Expanding on the history of queer- and homosocialization in cruising culture that originated the handkerchief code, Spectrum Services is a new media audience-engagement performance project that includes a system for indicating traditionally-defined sexual preferences, but that also goes beyond these to include gender and non-conforming indices of identity.

Originally designed as a way for men in the gay community to communicate sexual preferences in oppressive or even dangerous environments, the handerkerchief code has its roots in frontier culture where the scarcity of women led to social dance situations where handerchiefs were worn to signal the role of male and female dancers.

Premiered at the University of Chicago’s Media Arts, Data and Design Center as part of its Commiserate Chicago festival, I set up a table with an array of differently-colored handkerchiefs, alongside instructions on how to access the color-coded significance of each. This involved sending an email message request to spectrum.services.411@gmail.com (still functional), that autoresponds with the expanded code.

Once received, handkerchiefs were available to be taken and worn by visitors to the festival, broadcasting their solicitation for specific sex and gender desires.
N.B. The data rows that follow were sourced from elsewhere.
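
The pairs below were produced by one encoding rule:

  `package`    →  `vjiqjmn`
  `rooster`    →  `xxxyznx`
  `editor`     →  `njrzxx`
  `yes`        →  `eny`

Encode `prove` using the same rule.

vxxbn

The shift depends on letter class: consonant p→v is +6, but vowel a→j is +9. Two shifts are in play — +9 for a/e/i/o/u, +6 for every other letter.
On prove: p(cons)+6=v, r(cons)+6=x, o(vowel)+9=x, v(cons)+6=b, e(vowel)+9=n.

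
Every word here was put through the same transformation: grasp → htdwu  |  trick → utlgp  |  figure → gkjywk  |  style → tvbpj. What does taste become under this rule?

Letter i (0-indexed) is shifted by i+1, so successive shifts are 1, 2, 3, ….
Applying it to taste: t+1=u, a+2=c, s+3=v, t+4=x, e+5=j.

ucvxj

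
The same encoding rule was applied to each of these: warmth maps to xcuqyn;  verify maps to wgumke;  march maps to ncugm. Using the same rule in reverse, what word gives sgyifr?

reveal

In warmth: w→x is +1, a→c is +2, r→u is +3, m→q is +4 — the shift increases by 1 each position. Letter i (0-indexed) is shifted by i+1, so successive shifts are 1, 2, 3, ….
Undoing it on sgyifr: s−1=r, g−2=e, y−3=v, i−4=e, f−5=a, r−6=l.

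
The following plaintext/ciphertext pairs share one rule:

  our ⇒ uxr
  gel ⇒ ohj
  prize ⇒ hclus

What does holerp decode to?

The output letters match the input read backwards, each shifted +3: our reversed is ruo. Read the word backwards and shift each letter +3.
Undoing it on holerp: shift back: h−3=e, o−3=l, l−3=i, e−3=b, r−3=o, p−3=m → elibom; then reverse → mobile.

mobile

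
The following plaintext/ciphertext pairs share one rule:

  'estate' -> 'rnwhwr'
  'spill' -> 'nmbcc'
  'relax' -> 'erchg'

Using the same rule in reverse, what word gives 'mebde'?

prior

e(4)→r(17) and s(18)→n(13) fit y≡9x+7 (mod 26); the inverse of 9 mod 26 is 3. Each letter's alphabet position (a=0..z=25) is mapped through 9·x+7 mod 26 — an affine cipher.
Decoding mebde: m(12)→3·(12−7)≡15=p; e(4)→3·(4−7)≡17=r; b(1)→3·(1−7)≡8=i; d(3)→3·(3−7)≡14=o; e(4)→3·(4−7)≡17=r (all mod 26).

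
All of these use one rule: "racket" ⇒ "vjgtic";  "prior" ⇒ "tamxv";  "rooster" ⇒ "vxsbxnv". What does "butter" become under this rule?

fdxcia

A repeating key of period 2 is used — shifts +4, +9 over and over.
Applying it to butter: b+4=f, u+9=d, t+4=x, t+9=c, e+4=i, r+9=a.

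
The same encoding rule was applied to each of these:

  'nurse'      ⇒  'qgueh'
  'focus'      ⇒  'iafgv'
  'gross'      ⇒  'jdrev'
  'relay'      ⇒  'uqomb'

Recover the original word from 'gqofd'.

delta

Shifts by position in nurse: pos 0: n→q (+3), pos 1: u→g (+12), pos 2: r→u (+3), pos 3: s→e (+12) — repeating every 2. It's a Vigenère-style cipher with numeric key [3,12]: position i shifts by key[i mod 2].
Decoding gqofd: g−3=d, q−12=e, o−3=l, f−12=t, d−3=a.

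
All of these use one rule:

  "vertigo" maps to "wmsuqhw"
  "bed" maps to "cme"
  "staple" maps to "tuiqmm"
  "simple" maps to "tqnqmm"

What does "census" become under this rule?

dmotct

The shift depends on letter class: consonant v→w is +1, but vowel e→m is +8. The rule splits by letter class: vowels +8, consonants +1.
On census: c(cons)+1=d, e(vowel)+8=m, n(cons)+1=o, s(cons)+1=t, u(vowel)+8=c, s(cons)+1=t.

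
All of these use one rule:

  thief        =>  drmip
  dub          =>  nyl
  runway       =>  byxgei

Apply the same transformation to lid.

vmn

The shift depends on letter class: consonant t→d is +10, but vowel i→m is +4. Vowels shift forward by 4 and consonants shift forward by 10.
Applying it to lid: l(cons)+10=v, i(vowel)+4=m, d(cons)+10=n.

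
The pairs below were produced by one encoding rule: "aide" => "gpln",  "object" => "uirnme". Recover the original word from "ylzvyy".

Each letter shifts forward by (position + 6), i.e. 6, 7, 8, … — the shift grows by one for each successive letter.
Reversing it on ylzvyy: y−6=s, l−7=e, z−8=r, v−9=m, y−10=o, y−11=n.

sermon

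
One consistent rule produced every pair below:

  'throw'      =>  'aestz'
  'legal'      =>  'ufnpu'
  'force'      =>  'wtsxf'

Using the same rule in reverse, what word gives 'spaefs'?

rather

Each letter's alphabet position (a=0..z=25) is mapped through 17·x+15 mod 26 — an affine cipher.
Decoding spaefs: s(18)→23·(18−15)≡17=r; p(15)→23·(15−15)≡0=a; a(0)→23·(0−15)≡19=t; e(4)→23·(4−15)≡7=h; f(5)→23·(5−15)≡4=e; s(18)→23·(18−15)≡17=r (all mod 26).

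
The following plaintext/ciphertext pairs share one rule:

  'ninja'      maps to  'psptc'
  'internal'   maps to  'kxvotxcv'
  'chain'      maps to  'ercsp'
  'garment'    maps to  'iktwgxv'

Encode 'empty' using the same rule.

gwrda

Shifts by position in ninja: pos 0: n→p (+2), pos 1: i→s (+10), pos 2: n→p (+2), pos 3: j→t (+10) — repeating every 2. It's a Vigenère-style cipher with numeric key [2,10]: position i shifts by key[i mod 2].
For empty: e+2=g, m+10=w, p+2=r, t+10=d, y+2=a.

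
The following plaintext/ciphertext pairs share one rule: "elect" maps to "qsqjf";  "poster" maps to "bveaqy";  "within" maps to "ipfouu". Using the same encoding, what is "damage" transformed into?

Shifts by position in elect: pos 0: e→q (+12), pos 1: l→s (+7), pos 2: e→q (+12), pos 3: c→j (+7) — repeating every 2. The shifts repeat in a cycle of length 2: positions 0,1,… shift by +12, +7, then the pattern repeats.
Applying it to damage: d+12=p, a+7=h, m+12=y, a+7=h, g+12=s, e+7=l.

phyhsl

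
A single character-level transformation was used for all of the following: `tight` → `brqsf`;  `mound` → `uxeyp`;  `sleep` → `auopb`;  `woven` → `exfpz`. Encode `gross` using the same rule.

In tight: t→b is +8, i→r is +9, g→q is +10, h→s is +11 — the shift increases by 1 each position. The shift increases by 1 at each position, starting from +8: 8, 9, 10, ….
Applying it to gross: g+8=o, r+9=a, o+10=y, s+11=d, s+12=e.

oayde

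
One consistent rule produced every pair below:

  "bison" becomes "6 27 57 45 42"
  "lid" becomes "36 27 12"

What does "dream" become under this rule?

Each letter becomes 3×(its alphabet position, a=1..z=26).
Applying it to dream: d=4→12, r=18→54, e=5→15, a=1→3, m=13→39.

12 54 15 3 39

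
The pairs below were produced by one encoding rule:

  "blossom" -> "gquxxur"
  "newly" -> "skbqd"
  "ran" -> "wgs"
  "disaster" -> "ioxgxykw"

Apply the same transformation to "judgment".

The shift depends on letter class: consonant b→g is +5, but vowel o→u is +6. Two shifts are in play — +6 for a/e/i/o/u, +5 for every other letter.
Applying it to judgment: j(cons)+5=o, u(vowel)+6=a, d(cons)+5=i, g(cons)+5=l, m(cons)+5=r, e(vowel)+6=k, n(cons)+5=s, t(cons)+5=y.

oailrksy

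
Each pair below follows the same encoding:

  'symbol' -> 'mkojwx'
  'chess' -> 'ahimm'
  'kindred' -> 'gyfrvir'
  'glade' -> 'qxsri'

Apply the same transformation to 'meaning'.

oisfyfq

s(18)→m(12) and y(24)→k(10) fit y≡17x+18 (mod 26); the inverse of 17 mod 26 is 23. Each letter's alphabet position (a=0..z=25) is mapped through 17·x+18 mod 26 — an affine cipher.
On meaning: m(12)→17·12+18≡14=o; e(4)→17·4+18≡8=i; a(0)→17·0+18≡18=s; n(13)→17·13+18≡5=f; i(8)→17·8+18≡24=y; n(13)→17·13+18≡5=f; g(6)→17·6+18≡16=q (all mod 26).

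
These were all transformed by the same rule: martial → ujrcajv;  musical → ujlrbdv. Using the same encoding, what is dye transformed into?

The output letters match the input read backwards, each shifted +9: martial reversed is laitram. Two steps: reverse the string, then apply a Caesar shift of +9.
Applying it to dye: reverse → eyd; then shift: e+9=n, y+9=h, d+9=m.

nhm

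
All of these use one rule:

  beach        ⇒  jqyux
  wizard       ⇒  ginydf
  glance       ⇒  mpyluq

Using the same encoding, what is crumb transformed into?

Treating letters as 0–25, the rule is x ↦ 11x + 24 (mod 26).
Applying it to crumb: c(2)→11·2+24≡20=u; r(17)→11·17+24≡3=d; u(20)→11·20+24≡10=k; m(12)→11·12+24≡0=a; b(1)→11·1+24≡9=j (all mod 26).

udkaj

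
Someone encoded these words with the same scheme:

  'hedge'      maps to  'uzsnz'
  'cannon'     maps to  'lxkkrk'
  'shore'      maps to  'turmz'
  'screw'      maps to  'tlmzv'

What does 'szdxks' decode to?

h(7)→u(20) and e(4)→z(25) fit y≡7x+23 (mod 26); the inverse of 7 mod 26 is 15. This is an affine cipher: with a=0,…,z=25, each position x becomes (7x+23) mod 26.
Undoing it on szdxks: s(18)→15·(18−23)≡3=d; z(25)→15·(25−23)≡4=e; d(3)→15·(3−23)≡12=m; x(23)→15·(23−23)≡0=a; k(10)→15·(10−23)≡13=n; s(18)→15·(18−23)≡3=d (all mod 26).

demand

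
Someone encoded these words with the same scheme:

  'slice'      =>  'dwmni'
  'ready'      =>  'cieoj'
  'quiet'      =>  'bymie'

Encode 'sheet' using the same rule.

The shift depends on letter class: consonant s→d is +11, but vowel i→m is +4. Vowels shift forward by 4 and consonants shift forward by 11.
Applying it to sheet: s(cons)+11=d, h(cons)+11=s, e(vowel)+4=i, e(vowel)+4=i, t(cons)+11=e.

dsiie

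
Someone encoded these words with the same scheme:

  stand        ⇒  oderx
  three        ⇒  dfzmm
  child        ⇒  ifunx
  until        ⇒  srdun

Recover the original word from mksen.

equal

s(18)→o(14) and t(19)→d(3) fit y≡15x+4 (mod 26); the inverse of 15 mod 26 is 7. This is an affine cipher: with a=0,…,z=25, each position x becomes (15x+4) mod 26.
Undoing it on mksen: m(12)→7·(12−4)≡4=e; k(10)→7·(10−4)≡16=q; s(18)→7·(18−4)≡20=u; e(4)→7·(4−4)≡0=a; n(13)→7·(13−4)≡11=l (all mod 26).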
While these may include traditional cruising culture preferences such as “oral sex” and “watersports,” for instance, other codes also include such more gender-preferenced desires as “conversation partners,” “cuddling,” and “help with makeup.”

Simultaneously a pushback on the reductive nature of a hookup-focused dominant sex culture, Spectrum Services also intends to serve as a new media support system to alleviate loneliness, isolation, and invisibility, as well as to expand inclusiveness to those others who may feel disempowered by the binaries of a sex cultural ignorance to today’s expansive gender needs and preferences.

Post-performance at Commiserate Chicago, Spectrum Services has been accepted for archive with the Leather Archives and Museum as an officially-recognized expansion of the traditional handkerchief code.